Perhaps nowhere in the history of science this split is better expressed than in the famous Einstein-Bohr debates. The two giants of twentieth century physics, with a deep intellectual respect for each other, locked horns on several occasions trying to make sense of the puzzling new science they helped developed, quantum mechanics.
In 1905, Einstein wrote what he considered his most revolutionary paper, where he proposed that, contrary to the accepted view, light could be seen as being comprised of little bullets, later called photons. The prevailing view then, after centuries of disagreement, was that light is a wave. More precisely, an oscillation of the electromagnetic field. This dual nature of light, corpuscular and wavy, was like nothing else anyone had seen. When, in 1924, Louis de Broglie suggested that this dual nature was not restricted to light but was a property of electrons, protons, and all particles of matter, things became even more mysterious.
The new quantum mechanics imposed two fundamental restrictions on knowledge: 1. we can only know the probability of finding a particle in a given place; 2. the observer interacts with what is being observed. As a consequence, the determinism of classical physics is an approximation to a reality where the notion of complete knowledge seems to be an impossibility.

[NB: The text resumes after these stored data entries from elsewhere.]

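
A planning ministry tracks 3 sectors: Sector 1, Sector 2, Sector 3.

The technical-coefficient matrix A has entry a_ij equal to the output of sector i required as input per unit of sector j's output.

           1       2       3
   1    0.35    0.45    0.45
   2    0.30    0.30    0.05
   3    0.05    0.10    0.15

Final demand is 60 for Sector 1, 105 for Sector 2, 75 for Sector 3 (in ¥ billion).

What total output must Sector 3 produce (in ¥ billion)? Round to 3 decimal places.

x_3 = 155.585

I − A =
  [   0.65    -0.45    -0.45]
  [  -0.30     0.70    -0.05]
  [  -0.05    -0.10     0.85]
Cofactors of I−A, C_ij = (−1)^(i+j)·(minor ij) (rows/columns in the sector order above):
  C_11 = (0.70)(0.85) − (-0.05)(-0.10) = 0.5900
  C_12 = −[(-0.30)(0.85) − (-0.05)(-0.05)] = 0.2575
  C_13 = (-0.30)(-0.10) − (0.70)(-0.05) = 0.0650
  C_21 = −[(-0.45)(0.85) − (-0.45)(-0.10)] = 0.4275
  C_22 = (0.65)(0.85) − (-0.45)(-0.05) = 0.5300
  C_23 = −[(0.65)(-0.10) − (-0.45)(-0.05)] = 0.0875
  C_31 = (-0.45)(-0.05) − (-0.45)(0.70) = 0.3375
  C_32 = −[(0.65)(-0.05) − (-0.45)(-0.30)] = 0.1675
  C_33 = (0.65)(0.70) − (-0.45)(-0.30) = 0.3200
det(I−A) = Σ_j (I−A)_1j·C_1j = (0.65)(0.5900) + (-0.45)(0.2575) + (-0.45)(0.0650) = 0.238375
adj(I−A) = Cᵀ =
  [ 0.5900   0.4275   0.3375]
  [ 0.2575   0.5300   0.1675]
  [ 0.0650   0.0875   0.3200]
(I − A)⁻¹ = adj(I−A) / det(I−A) ≈
  [   2.4751     1.7934     1.4158]
  [   1.0802     2.2234     0.7027]
  [   0.2727     0.3671     1.3424]
x = (I − A)⁻¹ d = adj(I−A)·d / det(I−A), with det(I−A) = 0.238375:
  x_1 = (0.5900·60 + 0.4275·105 + 0.3375·75) / 0.238375 = 105.60 / 0.238375 ≈ 442.999
  x_2 = (0.2575·60 + 0.5300·105 + 0.1675·75) / 0.238375 = 83.6625 / 0.238375 ≈ 350.970
  x_3 = (0.0650·60 + 0.0875·105 + 0.3200·75) / 0.238375 = 37.0875 / 0.238375 ≈ 155.585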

Einstein couldn’t accept this. In a letter to Max Born, who had recently proposed the probabilistic interpretation to quantum mechanics, he wrote:
Quantum mechanics demands serious attention. But an inner voice tells me that this is not the true Jacob. The theory accomplishes a lot, but it does not bring us closer to the secrets of the Old One. In any case, I am convinced that He does not play dice.
To Einstein, the probabilistic description of the natural world couldn’t be the final word. There had to be an objective reality out there, independent of the observer. Quantum mechanics, useful as it was, had to be an incomplete theory. He believed in a deeper layer of physical reality where the normalcy of classical physics—determinism and the separation of observer and observed—would prevail.

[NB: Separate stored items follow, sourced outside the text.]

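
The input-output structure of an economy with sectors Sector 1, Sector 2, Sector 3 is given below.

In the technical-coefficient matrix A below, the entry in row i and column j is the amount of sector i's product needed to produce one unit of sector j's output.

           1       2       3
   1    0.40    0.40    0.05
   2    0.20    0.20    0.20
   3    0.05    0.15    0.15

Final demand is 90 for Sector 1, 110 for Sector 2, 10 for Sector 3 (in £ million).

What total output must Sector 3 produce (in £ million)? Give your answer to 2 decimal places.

x_3 = 71.22

I − A =
  [   0.60    -0.40    -0.05]
  [  -0.20     0.80    -0.20]
  [  -0.05    -0.15     0.85]
Cofactors of I−A, C_ij = (−1)^(i+j)·(minor ij) (rows/columns in the sector order above):
  C_11 = (0.80)(0.85) − (-0.20)(-0.15) = 0.6500
  C_12 = −[(-0.20)(0.85) − (-0.20)(-0.05)] = 0.1800
  C_13 = (-0.20)(-0.15) − (0.80)(-0.05) = 0.0700
  C_21 = −[(-0.40)(0.85) − (-0.05)(-0.15)] = 0.3475
  C_22 = (0.60)(0.85) − (-0.05)(-0.05) = 0.5075
  C_23 = −[(0.60)(-0.15) − (-0.40)(-0.05)] = 0.1100
  C_31 = (-0.40)(-0.20) − (-0.05)(0.80) = 0.1200
  C_32 = −[(0.60)(-0.20) − (-0.05)(-0.20)] = 0.1300
  C_33 = (0.60)(0.80) − (-0.40)(-0.20) = 0.4000
det(I−A) = Σ_j (I−A)_1j·C_1j = (0.60)(0.6500) + (-0.40)(0.1800) + (-0.05)(0.0700) = 0.3145
adj(I−A) = Cᵀ =
  [ 0.6500   0.3475   0.1200]
  [ 0.1800   0.5075   0.1300]
  [ 0.0700   0.1100   0.4000]
(I − A)⁻¹ = adj(I−A) / det(I−A) ≈
  [   2.0668     1.1049     0.3816]
  [   0.5723     1.6137     0.4134]
  [   0.2226     0.3498     1.2719]
x = (I − A)⁻¹ d = adj(I−A)·d / det(I−A), with det(I−A) = 0.3145:
  x_1 = (0.6500·90 + 0.3475·110 + 0.1200·10) / 0.3145 = 97.925 / 0.3145 ≈ 311.37
  x_2 = (0.1800·90 + 0.5075·110 + 0.1300·10) / 0.3145 = 73.325 / 0.3145 ≈ 233.15
  x_3 = (0.0700·90 + 0.1100·110 + 0.4000·10) / 0.3145 = 22.40 / 0.3145 ≈ 71.22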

Niels Bohr, on the other hand, saw quantum mechanics as an expression of the world of the very small. To him, there was no reason why the rules that apply to the world around us, that is, the rules of classical physics, should also apply in such a different realm. What physicists were finding was the way things were. At some point, Bohr apparently said to Einstein: “Stop telling God what to do!”
As I wrote in my book The Dancing Universe, behind the Einstein-Bohr debate we find opposing beliefs of what physics is about and, more than that, on the nature of ultimate reality. Theirs was a “religious war,” fed by two very different ways to think about Nature and our relationship with it.

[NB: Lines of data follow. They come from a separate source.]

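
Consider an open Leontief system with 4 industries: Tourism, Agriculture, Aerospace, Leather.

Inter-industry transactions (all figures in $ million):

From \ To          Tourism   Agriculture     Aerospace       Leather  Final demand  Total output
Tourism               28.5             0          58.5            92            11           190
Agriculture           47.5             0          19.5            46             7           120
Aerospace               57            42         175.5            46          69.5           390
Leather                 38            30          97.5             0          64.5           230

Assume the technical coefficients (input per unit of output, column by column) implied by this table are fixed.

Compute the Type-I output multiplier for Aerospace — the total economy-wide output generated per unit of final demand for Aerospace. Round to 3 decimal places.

Technical coefficients a_ij = z_ij / X_j:
  a_11 = 28.5/190 = 0.15, a_21 = 47.5/190 = 0.25, a_31 = 57/190 = 0.30, a_41 = 38/190 = 0.20
  a_12 = 0/120 = 0.00, a_22 = 0/120 = 0.00, a_32 = 42/120 = 0.35, a_42 = 30/120 = 0.25
  a_13 = 58.5/390 = 0.15, a_23 = 19.5/390 = 0.05, a_33 = 175.5/390 = 0.45, a_43 = 97.5/390 = 0.25
  a_14 = 92/230 = 0.40, a_24 = 46/230 = 0.20, a_34 = 46/230 = 0.20, a_44 = 0/230 = 0.00
I − A =
  [   0.85     0.00    -0.15    -0.40]
  [  -0.25     1.00    -0.05    -0.20]
  [  -0.30    -0.35     0.55    -0.20]
  [  -0.20    -0.25    -0.25     1.00]
Compute the cofactors C_ij = (−1)^(i+j)·(3×3 minor ij) of I−A; the adjugate is their transpose:
adj(I−A) = Cᵀ =
  [ 0.4350   0.1500   0.2475   0.2535]
  [ 0.1790   0.3000   0.1495   0.1615]
  [ 0.4390   0.3420   0.7025   0.3845]
  [ 0.2415   0.1905   0.2625   0.3945]
det(I−A) = Σ_j (I−A)_1j·C_1j = (0.85)(0.4350) + (0.00)(0.1790) + (-0.15)(0.4390) + (-0.40)(0.2415) = 0.2073
(I − A)⁻¹ = adj(I−A) / det(I−A) ≈
  [   2.0984     0.7236     1.1939     1.2229]
  [   0.8635     1.4472     0.7212     0.7791]
  [   2.1177     1.6498     3.3888     1.8548]
  [   1.1650     0.9190     1.2663     1.9030]
The output multiplier for sector j is the column-j sum of the Leontief inverse (I − A)⁻¹ = adj(I−A) / det(I−A).
Column 3 of adj(I−A): (0.2475, 0.1495, 0.7025, 0.2625); det(I−A) = 0.2073.
m_3 = (0.2475 + 0.1495 + 0.7025 + 0.2625) / 0.2073 = 1.362 / 0.2073 ≈ 6.570.

m_3 = 6.570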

Einstein couldn’t accept what to him was akin to intellectual defeat, an acknowledgment that there is only so much we can know about the world and, at a deeper level, that Nature doesn’t follow determinism all the way down to its core. To Bohr, the success of quantum mechanics spoke for itself. The theory described the data extremely well, and that was enough. Furthermore, Bohr saw the relationship between observer and observed as an expression of our connection with the world. When awarded with the Order of the Elephant from the Danish crown in 1947, he chose as his coat of arms the Taoist symbol of the Yin and Yang, with the Latin inscription Contraria sunt Complementa, “opposites complement each other.”
At this juncture, things remain uncertain. Experiments to uncover an einsteinian deeper structure of reality have so far failed. On the other hand, quantum mechanics does display certain properties that are quite bizarre, whereby two separate systems, if initially prepared in a certain way, may affect each other’s behavior instantaneously even if separated by huge distances, a seeming violation of causality. (It’s really not.) Einstein called this effect “spooky action at a distance,” although careful analysis shows that no information is being exchanged between the two systems. And yet, a persistent nonlocal behavior remains, that is, a connection that defeats the limits of space and time. If Einstein and Bohr were still alive, they’d be delighted to find out that, in spite of much progress, the debate lives on.